Kuini Moehau Reedy is calling on kōhanga reo around the country to reconnect with their marae, identifying a need for elders and Māori in general to further support kōhanga reo and Māori language education.
"The language nests, bring them back on to our marae so the spirits of our ancestors stay warm, there lies the autonomy and power of the spirit."
A key component of the kōhanga reo movement since its inception, Moehau Reedy says it's still possible for kōhanga to connect to marae despite the distance.
"The few elders who remain can't chase the little ones around everywhere, but if they bring them to our marae maybe those who are still alive can participate," she says.

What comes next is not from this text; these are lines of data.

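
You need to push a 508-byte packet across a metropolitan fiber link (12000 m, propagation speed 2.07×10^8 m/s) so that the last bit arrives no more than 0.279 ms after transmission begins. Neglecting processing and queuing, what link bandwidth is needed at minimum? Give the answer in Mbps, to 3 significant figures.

L = 4064 bits.
Propagation delay = 12000 / 2.07e+08 = 0.057971 ms.
Transmission budget = 0.279 − 0.057971 = 0.221029 ms.
R ≥ L / t_tx = 4064 bits / 0.000221029 s = 18.4 Mbps.

18.4 Mbps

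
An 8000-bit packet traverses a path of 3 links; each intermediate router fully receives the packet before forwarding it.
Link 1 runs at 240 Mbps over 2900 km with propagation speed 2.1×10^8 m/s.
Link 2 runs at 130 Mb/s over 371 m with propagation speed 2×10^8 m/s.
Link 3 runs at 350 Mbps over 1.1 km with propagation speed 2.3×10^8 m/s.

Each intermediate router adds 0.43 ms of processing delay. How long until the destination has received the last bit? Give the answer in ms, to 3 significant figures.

Transmission delays (L/R per hop): 0.0333333, 0.0615385, 0.0228571 ms; sum = 0.117729 ms.
Propagation delays (d/s per hop): 13.8095, 0.001855, 0.00478261 ms; sum = 13.8162 ms.
Processing at 2 router(s): 2 × 0.43 ms = 0.86 ms.
End-to-end = 14.8 ms.

14.8 ms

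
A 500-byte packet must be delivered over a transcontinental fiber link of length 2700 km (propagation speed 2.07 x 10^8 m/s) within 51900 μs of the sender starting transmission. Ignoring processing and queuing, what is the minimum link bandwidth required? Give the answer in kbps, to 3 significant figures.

L = 4000 bits.
Propagation delay = 2700000 / 2.07e+08 = 13043.5 μs.
Transmission budget = 51900 − 13043.5 = 38856.5 μs.
R ≥ L / t_tx = 4000 bits / 0.0388565 s = 103 kbps.

103 kbps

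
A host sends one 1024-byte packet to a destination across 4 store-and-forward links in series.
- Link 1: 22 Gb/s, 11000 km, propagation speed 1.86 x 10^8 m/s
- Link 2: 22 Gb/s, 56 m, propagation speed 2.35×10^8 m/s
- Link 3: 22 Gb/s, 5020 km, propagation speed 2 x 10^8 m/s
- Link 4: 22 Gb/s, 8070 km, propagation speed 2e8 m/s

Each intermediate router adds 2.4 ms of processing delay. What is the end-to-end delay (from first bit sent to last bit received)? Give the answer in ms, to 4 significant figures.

L = 1024 × 8 = 8192 bits.
Transmission delay per hop = L/R = 8192/22000000000 = 0.000372364 ms; 4 hops → 0.00148945 ms.
Propagation delays (d/s per hop): 59.1398, 0.000238298, 25.1, 40.35 ms; sum = 124.59 ms.
Processing at 3 router(s): 3 × 2.4 ms = 7.2 ms.
End-to-end = 131.8 ms.

131.8 ms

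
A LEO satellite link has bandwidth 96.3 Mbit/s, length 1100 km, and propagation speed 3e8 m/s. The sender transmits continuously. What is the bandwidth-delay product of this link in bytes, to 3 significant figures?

44100 bytes

Propagation delay = 1100000 / 300000000 = 0.00366667 s.
BDP = R × t_prop = 96300000 × 0.00366667 = 353100 bits.
In bytes: 353100/8 = 44100 bytes.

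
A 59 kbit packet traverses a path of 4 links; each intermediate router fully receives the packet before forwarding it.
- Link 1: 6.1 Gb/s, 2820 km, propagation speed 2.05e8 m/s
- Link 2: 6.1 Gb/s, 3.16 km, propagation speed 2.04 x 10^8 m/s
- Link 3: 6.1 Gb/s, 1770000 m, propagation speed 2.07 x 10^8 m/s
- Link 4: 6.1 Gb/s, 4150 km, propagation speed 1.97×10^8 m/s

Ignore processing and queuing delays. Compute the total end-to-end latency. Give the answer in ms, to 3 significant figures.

L = 59000 bits.
Transmission delay per hop = L/R = 59000/6100000000 = 0.00967213 ms; 4 hops → 0.0386885 ms.
Propagation delays (d/s per hop): 13.7561, 0.0154902, 8.55072, 21.066 ms; sum = 43.3883 ms.
End-to-end = 43.4 ms.

43.4 ms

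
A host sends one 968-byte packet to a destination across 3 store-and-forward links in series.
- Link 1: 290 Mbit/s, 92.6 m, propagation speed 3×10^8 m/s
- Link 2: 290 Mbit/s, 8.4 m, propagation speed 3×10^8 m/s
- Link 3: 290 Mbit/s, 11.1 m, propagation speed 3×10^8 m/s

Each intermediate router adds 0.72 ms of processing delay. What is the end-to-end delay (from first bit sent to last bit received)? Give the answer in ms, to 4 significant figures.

L = 968 × 8 = 7744 bits.
Transmission delay per hop = L/R = 7744/290000000 = 0.0267034 ms; 3 hops → 0.0801103 ms.
Propagation delays (d/s per hop): 0.000308667, 2.8e-05, 3.7e-05 ms; sum = 0.000373667 ms.
Processing at 2 router(s): 2 × 0.72 ms = 1.44 ms.
End-to-end = 1.520 ms.

1.520 ms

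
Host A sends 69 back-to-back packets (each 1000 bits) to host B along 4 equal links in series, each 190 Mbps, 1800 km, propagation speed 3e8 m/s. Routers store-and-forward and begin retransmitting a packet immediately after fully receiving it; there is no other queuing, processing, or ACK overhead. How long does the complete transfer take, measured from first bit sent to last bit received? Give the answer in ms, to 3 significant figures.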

In the early years, there were around 800 kōhanga reo, now there around 440. Moehau Reedy says many Māori are pursuing Pākehā avenues of education and neglecting the grassroots Māori immersion education movements of kōhanga reo and kura kaupapa Māori.
"They've found an easier path, leaving it for others to maintain. There has been a return to the ways that saw Māori language relinquished in the time of the Native Schools, leaving others to protect it."
Moehau Reedy says it's not that elders must teach, merely that they reconnect so that the children can have that experience.
"It's just going along to establish the way, for the children to see you face-to-face and interact and for the staff who are rearing our children, the young teachers and the parents to know that they're being paid attention to and that the movement still holds prestige.
"There are many responsibilities that we have as elders, this is another one, dear elders. Gather together our inherent treasured possessions that sit here on our tongues."